Не замечая окружающих и ни с кем не общаясь, он жил в одиночестве в роскошной комнате в Бек-холл. Стройный темноволосый юноша среднего роста, с нерешительным нежным ртом. Денег у Энтони было более чем достаточно, и он решил собрать библиотеку, начав с покупки у странствующего библиофила первых изданий Суинберна, Мередита и Харди, а также неразборчивого пожелтевшего письма с автографом Китса; впоследствии обнаружилось, что цену за них заломили заоблачную. Энтони вырос изящным денди с утонченными манерами и обзавелся вызывающей слезу умиления коллекцией шелковых пижам, парчовых халатов и ярких галстуков, слишком вычурных, чтобы появиться в них на людях. Облачившись в оберегаемые от посторонних глаз пышные одежды, он расхаживал в своей комнате перед зеркалом или возлежал на обитом атласом диванчике у окна и смотрел вниз, во двор. Наблюдая царящую за окном шумную суету, Энтони преисполнялся смутным сознанием, что сам он, похоже, никогда не примет в ней участия.
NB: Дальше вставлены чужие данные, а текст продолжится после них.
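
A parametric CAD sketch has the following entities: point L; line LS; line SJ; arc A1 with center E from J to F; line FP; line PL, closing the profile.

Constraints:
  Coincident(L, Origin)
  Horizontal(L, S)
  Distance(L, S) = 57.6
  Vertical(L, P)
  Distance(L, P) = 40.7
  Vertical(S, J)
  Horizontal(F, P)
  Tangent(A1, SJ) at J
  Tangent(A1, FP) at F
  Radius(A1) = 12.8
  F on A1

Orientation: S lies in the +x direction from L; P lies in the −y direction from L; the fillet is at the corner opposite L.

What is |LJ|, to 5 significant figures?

64.001

The virtual corner opposite L is at (57.600, -40.700). Tangency of A1 to SJ means the radius EJ is perpendicular to SJ and tangency of A1 to FP means the radius EF is perpendicular to FP, with radius 12.8, so the center E sits 12.8 in from both sides at E = (44.800, -27.900). That places the tangent points at J = (57.600, -27.900) on SJ and F = (44.800, -40.700) on FP. Then |LJ| = |J − L| = 64.001.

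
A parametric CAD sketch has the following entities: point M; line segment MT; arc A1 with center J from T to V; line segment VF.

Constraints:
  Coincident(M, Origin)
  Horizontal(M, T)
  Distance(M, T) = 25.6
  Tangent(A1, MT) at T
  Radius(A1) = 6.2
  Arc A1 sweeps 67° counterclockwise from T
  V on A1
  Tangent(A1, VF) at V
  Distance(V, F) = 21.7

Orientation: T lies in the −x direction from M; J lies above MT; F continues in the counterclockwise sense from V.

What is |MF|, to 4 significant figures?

26.35

M is at the origin; M and T share the same y with |MT| = 25.6 and T on the −x side, so T = (-25.60, 0.000). The tangent condition forces JT to be normal to MT, so J = T + (0, 6.2) = (-25.60, 6.200). On A1, T sits at bearing -90° from J; a 67° counterclockwise sweep puts V at bearing -23°, so V = J + 6.2·(cos -23°, sin -23°) = (-19.89, 3.777). Since A1 is tangent to VF there, JV ⟂ VF, so VF runs along (−sin -23°, cos -23°); with |VF| = 21.7, F = (-11.41, 23.75). Then |MF| = |F − M| = 26.35.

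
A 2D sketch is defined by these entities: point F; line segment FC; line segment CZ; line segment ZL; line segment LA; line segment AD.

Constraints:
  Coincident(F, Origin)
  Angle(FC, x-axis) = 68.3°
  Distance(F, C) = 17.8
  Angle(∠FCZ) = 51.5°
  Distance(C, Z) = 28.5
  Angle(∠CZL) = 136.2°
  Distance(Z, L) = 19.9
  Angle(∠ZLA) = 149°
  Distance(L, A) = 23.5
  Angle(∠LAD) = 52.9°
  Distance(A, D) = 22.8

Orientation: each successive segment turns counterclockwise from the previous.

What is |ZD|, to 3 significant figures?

28.0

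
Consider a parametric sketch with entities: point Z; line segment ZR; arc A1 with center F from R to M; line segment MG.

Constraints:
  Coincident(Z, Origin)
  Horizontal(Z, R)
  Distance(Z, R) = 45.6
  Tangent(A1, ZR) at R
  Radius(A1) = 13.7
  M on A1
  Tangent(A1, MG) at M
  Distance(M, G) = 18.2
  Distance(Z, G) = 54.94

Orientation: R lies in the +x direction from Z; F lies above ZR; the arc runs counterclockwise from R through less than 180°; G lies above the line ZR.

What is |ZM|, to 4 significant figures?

59.79

Z is at the origin; Z and R share the same y with |ZR| = 45.6 and R on the +x side, so R = (45.60, 0.000). The tangent condition forces FR to be normal to ZR, so F = R + (0, 13.7) = (45.60, 13.70). Since FM ⟂ MG (tangency), |FG| = √(13.7² + 18.2²) = 22.78 regardless of where M sits on A1. So G lies on both circle(Z, 54.94) and circle(F, 22.78); the above-ZR intersection is G = (41.42, 36.09). M is the foot of the tangent from G: M = (54.85, 23.81).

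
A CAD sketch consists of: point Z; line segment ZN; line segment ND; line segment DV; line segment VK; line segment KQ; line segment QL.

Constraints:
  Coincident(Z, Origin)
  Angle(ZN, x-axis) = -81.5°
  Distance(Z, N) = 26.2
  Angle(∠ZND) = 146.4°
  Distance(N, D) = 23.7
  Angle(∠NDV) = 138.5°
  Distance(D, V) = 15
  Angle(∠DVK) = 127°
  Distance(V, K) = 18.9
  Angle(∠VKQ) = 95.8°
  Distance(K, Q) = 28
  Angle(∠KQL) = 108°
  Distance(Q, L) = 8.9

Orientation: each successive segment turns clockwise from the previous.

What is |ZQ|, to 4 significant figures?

31.09

∠DVK = 127.0° gives VK at 150.4° from the x-axis; with |VK| = 18.9, K = (-36.38, -44.00). ∠VKQ = 95.8° gives KQ at 66.20° from the x-axis; with |KQ| = 28.0, Q = (-25.08, -18.38). Then |ZQ| = |Q − Z| = 31.09.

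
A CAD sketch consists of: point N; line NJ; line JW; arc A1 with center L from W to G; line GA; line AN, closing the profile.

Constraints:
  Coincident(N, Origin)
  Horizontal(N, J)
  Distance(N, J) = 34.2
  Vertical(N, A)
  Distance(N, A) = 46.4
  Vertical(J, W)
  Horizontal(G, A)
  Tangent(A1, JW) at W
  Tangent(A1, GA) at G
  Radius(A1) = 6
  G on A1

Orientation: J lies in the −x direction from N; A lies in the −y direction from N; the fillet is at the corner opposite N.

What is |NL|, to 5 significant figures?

49.269

NA is vertical with |NA| = 46.4 and A on the −y side, so A = (0.0000, -46.400). The virtual corner opposite N is at (-34.200, -46.400). A1 meets JW tangentially, so LW is at right angles to JW and tangency of A1 to GA means the radius LG is perpendicular to GA, with radius 6.0, so the center L sits 6.0 in from both sides at L = (-28.200, -40.400). Then |NL| = |L − N| = 49.269.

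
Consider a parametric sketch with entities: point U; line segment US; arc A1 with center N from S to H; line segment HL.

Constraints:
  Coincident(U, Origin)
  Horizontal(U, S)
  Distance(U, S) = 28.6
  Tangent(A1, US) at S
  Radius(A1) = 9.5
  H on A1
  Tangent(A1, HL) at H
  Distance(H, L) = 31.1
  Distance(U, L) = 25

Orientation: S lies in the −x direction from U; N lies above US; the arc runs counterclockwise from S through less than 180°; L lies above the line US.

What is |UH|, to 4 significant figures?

22.01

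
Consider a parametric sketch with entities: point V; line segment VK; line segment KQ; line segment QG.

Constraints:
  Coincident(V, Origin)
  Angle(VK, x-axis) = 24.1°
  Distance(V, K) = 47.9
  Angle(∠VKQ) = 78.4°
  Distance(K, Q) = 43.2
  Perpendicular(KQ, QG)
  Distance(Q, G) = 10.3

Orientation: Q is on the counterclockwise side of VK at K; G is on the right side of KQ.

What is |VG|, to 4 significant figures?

66.34

∠VKQ = 78.4°, so KQ runs at 24.1° + (180° − 78.4°) = 125.7° from the x-axis; with |KQ| = 43.2, Q = K + 43.2·(cos 125.7°, sin 125.7°) = (18.52, 54.64). KQ is perpendicular to QG; with |QG| = 10.3 on the right of KQ, G = Q + 10.3·(0.8121, 0.5835) = (26.88, 60.65). Then |VG| = |G − V| = 66.34.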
Как ни странно, в последний год обучения обнаружилось, что он завоевал определенный авторитет среди однокурсников. Энтони узнал, что его считают фигурой романтической, эдаким ученым затворником, средоточием образованности и эрудированности. Такое мнение удивило и втайне порадовало. Энтони начал выходить в свет, сначала редко, а потом все чаще. Он участвовал в вечеринках с рождественским пудингом и пил с соблюдением установленных традиций, не привлекая к себе внимания. Говорили, что не поступи Энтони в колледж в столь юном возрасте, и «диплом с отличием был бы ему обеспечен». В 1909 году, когда ему исполнилось всего двадцать лет, Энтони закончил университет.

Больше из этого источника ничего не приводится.